Detailing the 18 charges on Thursday, judge Mark Gamble called her offending "insidious".

Leifer was a revered figure at the Adass Israel School, awed almost like a rabbi, he said. And the sisters were starved of love and in need of protection - emotionally and physically abused at home by their mother and completely uneducated about sex.

Sisters Dassi Erlich (L), Elly Sapper (C) and Nicole Meyer embrace outside the County Court in Melbourne on August 24, 2023, after ex-headmistress Malka Leifer was sentenced to 15 years in jail for sexually abusing Dassi and Elly at an Australian Jewish school, before fleeing to Israel then being extradited back. (Photo by William WEST / AFP)

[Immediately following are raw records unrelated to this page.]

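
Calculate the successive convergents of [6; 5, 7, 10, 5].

6/1, 31/5, 223/36, 2261/365, 11528/1861

Using the convergent recurrence p_i = a_i*p_{i-1} + p_{i-2}, q_i = a_i*q_{i-1} + q_{i-2} with p_{-2}=0, p_{-1}=1, q_{-2}=1, q_{-1}=0:
  i=0: a_0=6, p_0 = 6*1 + 0 = 6, q_0 = 6*0 + 1 = 1.
  i=1: a_1=5, p_1 = 5*6 + 1 = 31, q_1 = 5*1 + 0 = 5.
  i=2: a_2=7, p_2 = 7*31 + 6 = 223, q_2 = 7*5 + 1 = 36.
  i=3: a_3=10, p_3 = 10*223 + 31 = 2261, q_3 = 10*36 + 5 = 365.
  i=4: a_4=5, p_4 = 5*2261 + 223 = 11528, q_4 = 5*365 + 36 = 1861.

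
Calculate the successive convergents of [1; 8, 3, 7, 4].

1/1, 9/8, 28/25, 205/183, 848/757

Using the convergent recurrence p_i = a_i*p_{i-1} + p_{i-2}, q_i = a_i*q_{i-1} + q_{i-2} with p_{-2}=0, p_{-1}=1, q_{-2}=1, q_{-1}=0:
  i=0: a_0=1, p_0 = 1*1 + 0 = 1, q_0 = 1*0 + 1 = 1.
  i=1: a_1=8, p_1 = 8*1 + 1 = 9, q_1 = 8*1 + 0 = 8.
  i=2: a_2=3, p_2 = 3*9 + 1 = 28, q_2 = 3*8 + 1 = 25.
  i=3: a_3=7, p_3 = 7*28 + 9 = 205, q_3 = 7*25 + 8 = 183.
  i=4: a_4=4, p_4 = 4*205 + 28 = 848, q_4 = 4*183 + 25 = 757.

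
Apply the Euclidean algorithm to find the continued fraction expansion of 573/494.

Run the Euclidean algorithm on 573 and 494; the successive quotients are the partial quotients a_0, a_1, ... (each step inverts the fractional part left over by the previous one):
  573 = 1*494 + 79, so a_0 = 1.
  494 = 6*79 + 20, so a_1 = 6.
  79 = 3*20 + 19, so a_2 = 3.
  20 = 1*19 + 1, so a_3 = 1.
  19 = 19*1 + 0, so a_4 = 19.
The remainder reaches 0 after 5 divisions, so the expansion has 5 partial quotients, read off in order.

[1; 6, 3, 1, 19]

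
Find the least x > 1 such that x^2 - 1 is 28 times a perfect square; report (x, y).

(x, y) = (127, 24)

First expand sqrt(28) as a continued fraction. With x_i = (sqrt(28) + m_i)/d_i and (m_0, d_0) = (0, 1): a_0 = floor(sqrt(28)) = 5, since 5^2 = 25 <= 28 < 36 = 6^2.
Iterate m_{i+1} = d_i*a_i - m_i, d_{i+1} = (28 - m_{i+1}^2)/d_i, a_{i+1} = floor((a_0 + m_{i+1})/d_{i+1}):
  m_1 = 1*5 - 0 = 5, d_1 = (28 - 5^2)/1 = 3/1 = 3, a_1 = floor((5 + 5)/3) = 3.
  m_2 = 3*3 - 5 = 4, d_2 = (28 - 4^2)/3 = 12/3 = 4, a_2 = floor((5 + 4)/4) = 2.
  m_3 = 4*2 - 4 = 4, d_3 = (28 - 4^2)/4 = 12/4 = 3, a_3 = floor((5 + 4)/3) = 3.
  m_4 = 3*3 - 4 = 5, d_4 = (28 - 5^2)/3 = 3/3 = 1, a_4 = floor((5 + 5)/1) = 10.
  m_5 = 1*10 - 5 = 5, d_5 = (28 - 5^2)/1 = 3/1 = 3: (m_5, d_5) = (m_1, d_1) = (5, 3), so from here the quotients repeat a_1, ..., a_4; the period length is 4.
So sqrt(28) = [5; (3, 2, 3, 10)] with period length k = 4.
k is even, so the fundamental solution of x^2 - 28y^2 = 1 is (p_{k-1}, q_{k-1}) = (p_3, q_3); compute convergents through index 3.
Convergents (p_i = a_i*p_{i-1} + p_{i-2}, q_i = a_i*q_{i-1} + q_{i-2} with p_{-2}=0, p_{-1}=1, q_{-2}=1, q_{-1}=0):
  i=0: a_0=5, p_0 = 5*1 + 0 = 5, q_0 = 5*0 + 1 = 1.
  i=1: a_1=3, p_1 = 3*5 + 1 = 16, q_1 = 3*1 + 0 = 3.
  i=2: a_2=2, p_2 = 2*16 + 5 = 37, q_2 = 2*3 + 1 = 7.
  i=3: a_3=3, p_3 = 3*37 + 16 = 127, q_3 = 3*7 + 3 = 24.
Check: 127^2 - 28*24^2 = 16129 - 16128 = 1, so (x, y) = (127, 24) solves the equation, and by the theorem it is the least positive solution.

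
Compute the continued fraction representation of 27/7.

Run the Euclidean algorithm on 27 and 7; the successive quotients are the partial quotients a_0, a_1, ... (each step inverts the fractional part left over by the previous one):
  27 = 3*7 + 6, so a_0 = 3.
  7 = 1*6 + 1, so a_1 = 1.
  6 = 6*1 + 0, so a_2 = 6.
The remainder reaches 0 after 3 divisions, so the expansion has 3 partial quotients, read off in order.

[3; 1, 6]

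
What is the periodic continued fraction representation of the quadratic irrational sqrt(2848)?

Write x_i = (sqrt(2848) + m_i)/d_i with (m_0, d_0) = (0, 1). a_0 = floor(sqrt(2848)) = 53, since 53^2 = 2809 <= 2848 < 2916 = 54^2.
Iterate m_{i+1} = d_i*a_i - m_i, d_{i+1} = (2848 - m_{i+1}^2)/d_i, a_{i+1} = floor((a_0 + m_{i+1})/d_{i+1}):
  m_1 = 1*53 - 0 = 53, d_1 = (2848 - 53^2)/1 = 39/1 = 39, a_1 = floor((53 + 53)/39) = 2.
  m_2 = 39*2 - 53 = 25, d_2 = (2848 - 25^2)/39 = 2223/39 = 57, a_2 = floor((53 + 25)/57) = 1.
  m_3 = 57*1 - 25 = 32, d_3 = (2848 - 32^2)/57 = 1824/57 = 32, a_3 = floor((53 + 32)/32) = 2.
  m_4 = 32*2 - 32 = 32, d_4 = (2848 - 32^2)/32 = 1824/32 = 57, a_4 = floor((53 + 32)/57) = 1.
  m_5 = 57*1 - 32 = 25, d_5 = (2848 - 25^2)/57 = 2223/57 = 39, a_5 = floor((53 + 25)/39) = 2.
  m_6 = 39*2 - 25 = 53, d_6 = (2848 - 53^2)/39 = 39/39 = 1, a_6 = floor((53 + 53)/1) = 106.
  m_7 = 1*106 - 53 = 53, d_7 = (2848 - 53^2)/1 = 39/1 = 39: (m_7, d_7) = (m_1, d_1) = (53, 39), so from here the quotients repeat a_1, ..., a_6; the period length is 6.
Hence the expansion of sqrt(2848) is a_0 = 53 followed by the repeating block 2, 1, 2, 1, 2, 106 (period 6).

[53; (2, 1, 2, 1, 2, 106)]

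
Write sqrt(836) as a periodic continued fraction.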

Sisters Dassi Erlich (left), Elly Sapper (centre) and Nicole Meyer embrace outside the County Court in Melbourne on 24 August, 2023, after ex-headmistress Malka Leifer was sentenced to 15 years in jail for sexually abusing Dassi and Elly at an Australian Jewish school, before fleeing to Israel then being extradited back. Photo: WILLIAM WEST / AFP

"This case is striking for just how vulnerable these victims were, and for the calculating way in which the offender, Mrs Leifer, took callous advantage... for her own perverse sexual gratification," the judge said.

Addressing "powerful" victim impact statements from Sapper and Erlich in which they spoke about lasting feelings of guilt, shame and fear, Judge Gamble stressed they were "completely innocent" of the "predatory behaviour" of Leifer.

"It is she and she alone who should feel guilty and ashamed for what occurred."

Considering the time she has already served in prison, Leifer will be eligible for parole in June 2029.

Speaking alongside her sisters outside court, Erlich said the sentence was the end of a long and traumatic chapter of their lives.

"We are here today because we did not give up," she said.

"And while we know that the onus of fighting for justice should not be up to survivors, this fight was never just for us.

"To any other survivors in this nightmare: you are never alone, we are all behind you."

Now Leifer's trial has concluded, police have reopened an investigation into her attempts to evade justice.

The headteacher fled to Israel in 2008 after accusations were raised against her, reportedly with the help of members of the school board. She was arrested at Australia's request in 2014, but two years later an Israeli court suspended her extradition, ruling her to be mentally unfit for trial.

But undercover private investigators later filmed her shopping and depositing a cheque at a bank, leading Israeli authorities to investigate and re-arrest her in February 2018. A judge there said she had been "impersonating someone with mental illness".